MenottesSuite à la réforme de la garde à vue avec présence obligatoire de l'avocat pour assister la personne retenue en GAV, la Cour de cassation a changé la jurisprudence en matière de garde à vue par quatre arrêts rendus le 31 mai 2011. Car la Cour s'est prononcée en faveur de l'annulation des actes de nombreuses gardes à vue menées sans assistance de l'avocat avant le 15 avril 2011 (date depuis laquelle les avocats peuvent être présents lors des interrogatoires).  Elle a estimé, dans les dossiers pour lesquels elle avait été saisie, que ces gardes à vue (Gav), qui s'étaient déroulées sans avocat et/ou sans notification du droit au silence, n'étaient pas conformes à la loi européenne donc à la loi française même si ces Gav sont antérieures à l'application de la réforme de la garde à vue en France (15 avril 2011).

 Mais tous les gardés à vue qui n'ont pas bénéficié d'un avocat ne pourront pas soulever la nullité. La première condition, c’est qu’il faut que les mis en cause n'aient pas été encore jugés. Et pour les autres, il y a plusieurs limites. L'une tient au code de procédure pénale. En effet, les mis en cause ont jusqu'à six mois après leur première comparution devant le juge d'instruction (interrogatoire de première comparution) pour plaider la nullité. Dans le cas où il n'y pas d'instruction, le mis en cause doit soulever cette nullité dès le début du procès en correctionnel. De plus, cette nullité ne concerne pas toute la garde à vue mais seulement une partie des actes rédigés pendant celle-ci : essentiellement les procès-verbaux d'auditions mais aussi tous les actes qui se basent sur ces PV annulés comme les confrontations (Les actes subséquents qui trouvent leur support nécessaire dans les procès-verbaux annulés, précise une source judiciaire). Les auditions des témoins pourraient rester valables par exemple.

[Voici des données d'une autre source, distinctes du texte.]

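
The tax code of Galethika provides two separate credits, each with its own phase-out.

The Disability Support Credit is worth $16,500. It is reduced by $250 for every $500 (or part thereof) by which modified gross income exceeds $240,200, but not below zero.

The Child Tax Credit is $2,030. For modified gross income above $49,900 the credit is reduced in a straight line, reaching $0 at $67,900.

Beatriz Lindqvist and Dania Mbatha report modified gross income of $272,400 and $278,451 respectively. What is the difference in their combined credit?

$250

Beatriz ($272,400): Disability Support Credit: income exceeds $240,200 by $32,200, which is 65 full-or-partial $500 increments; reduction = 65 × $250 = $16,250, leaving $250. Child Tax Credit: $272,400 is at or above $67,900, so the credit is $0. total $250 + $0 = $250
Dania ($278,451): Disability Support Credit: income exceeds $240,200 by $38,251 → 77 increments × $250 = $19,250 ≥ base, so the credit is $0. Child Tax Credit: $278,451 is at or above $67,900, so the credit is $0. total $0 + $0 = $0
Difference: |$250 − $0| = $250.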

Combien d'actes de garde à vue pourraient être annulés ?  Me Patrice Spinosi, l'un des avocats dans les dossiers examinés par la Cour de cassation, a évoqué "des milliers de procédure certainement concernées". "Sur la masse des gardes à vue, cela ne représentera presque rien", mais ça risque de toucher "des affaires lourdes", a de son côté estimé Jérôme Bonnet, conseiller pour les questions judiciaires à la Direction générale de la Police nationale.